Chapter 3- Numerical Descriptive Measures
Coefficient of Variation
Measures relative variation, always expressed as %. Shows variation relative to the mean. (standard deviation/given value)x100%
Measures of Central Tendency:
Mean, Median, Mode
Quartile Measures
Quartiles split the ranked data into 4 segments with an equal number of values per segment. Q1, is the value for which 25% of the observations are smaller and 75% are larger. Q2, is the same as the median 50% greater and 50% smaller. Only 25% of values are greater than Q3.
Measures of Variation:
Range, Variance, Standard Deviation, Coefficient of Variation
Chebyshev Rule
Regardless of how the data are distributed, at least (1-1/ksquared) of the values will fall within k standard deivaions on the mean (for k > 1).
The Empirical Rule
The rules gives the approximate % of approximates the variation of data in bell-shaped distributions. 68% of the data in a bell-shaped distribution lies within one standard deviation of the mean, 95% of the data lies within two standard deviations of the mean, and 99.7% of the data lies within three standard deviations of the mean.
Box-and-Whisker Plot
a graphical display of the five number summary.
Interpreting Covariance:
cov(X,Y)>0: X and Y tend to move in the same direction. cov(X,Y)<0: X and Y tend to move in opposite directions. cov(X,Y)=0: X and Y are independent.

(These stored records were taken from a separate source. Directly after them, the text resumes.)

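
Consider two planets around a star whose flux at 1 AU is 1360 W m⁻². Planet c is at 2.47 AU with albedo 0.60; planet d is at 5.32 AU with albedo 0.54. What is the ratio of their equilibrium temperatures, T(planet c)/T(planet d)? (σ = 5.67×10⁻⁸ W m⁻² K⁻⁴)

T₁/T₂ ≈ 1.417

T_eq = [S₀(1−A)/(4σd²)]^(1/4), so T ∝ (1−A)^(1/4) / √d.
T₁ = [1360×0.40/(4×5.67×10⁻⁸×2.47²)]^(1/4) = 140.81 K.
T₂ = [1360×0.46/(4×5.67×10⁻⁸×5.32²)]^(1/4) = 99.36 K.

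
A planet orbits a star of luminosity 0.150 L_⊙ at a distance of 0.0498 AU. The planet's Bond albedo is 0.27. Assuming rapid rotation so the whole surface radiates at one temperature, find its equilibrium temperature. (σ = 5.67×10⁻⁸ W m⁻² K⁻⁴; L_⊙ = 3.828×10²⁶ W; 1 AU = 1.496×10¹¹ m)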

The covariance has a major flaw, it is not possible to determine the relative strength of the relationship from the size of the covariance.
Measures of Variation
give information on the spread of variability or dispersion of the data values.
Median
in an ordered array, the median is the "middle" number (50% above, 50% below). Not affected by extreme values.
Skewness
measures the amount of asymmetry in a distribution. (symmetric, or skewed)
Kurtosis
measures the relative concentration of values in the center of a distribution as compared with the tails. (flatter than bell-shaped, bell-shaped, sharper peak than bell-shaped).
Correlation Coefficient
measures the relative strength of a linear relationship between two numerical variables.
Covariance
measures the strength of the linear relationship between two numerical variables.
Five Number Summary
minimum, Q1, median, Q3, maximum
Standard Deviation
most commonly used measure of variance. Shows variation (average scatter) about the mean. Is the square root of the variance.
Variation
the amount of dispersion, or scattering, of values.
Variance
the average (approximately) of squared deviations of values from the mean.
Population Variance
the average of squared deviations of values from the mean.
Range
the difference between the largest and the smallest values. Disadvantages: ignores the way in which data are distributed. Sensitive to outliers.
Central Tendency
the extent to which all the data values group around a typical or central value.
The arithmetic mean
the most common measure of central tendency. All values divided by the total number of values. Affected by extreme values (outliers).
Population Standard Deviation
the most commonly used measure of variation.
Z-Score
the number of standard deviations a data value is from the mean. To compute the z-score of a data value, subtract the mean and divide by the standard deviation. Z-scores less than -3.0, and greater than 3.0 are considered outliers.
Shape
the pattern of the distribution of values from the lowest value to the highest value.
Population Mean
the sum of the values in the population divided by the population size, N.
Mode
the value that occurs most often. Not affected by extreme values. Used for either numerical or categorical data. The can be no mode, or many.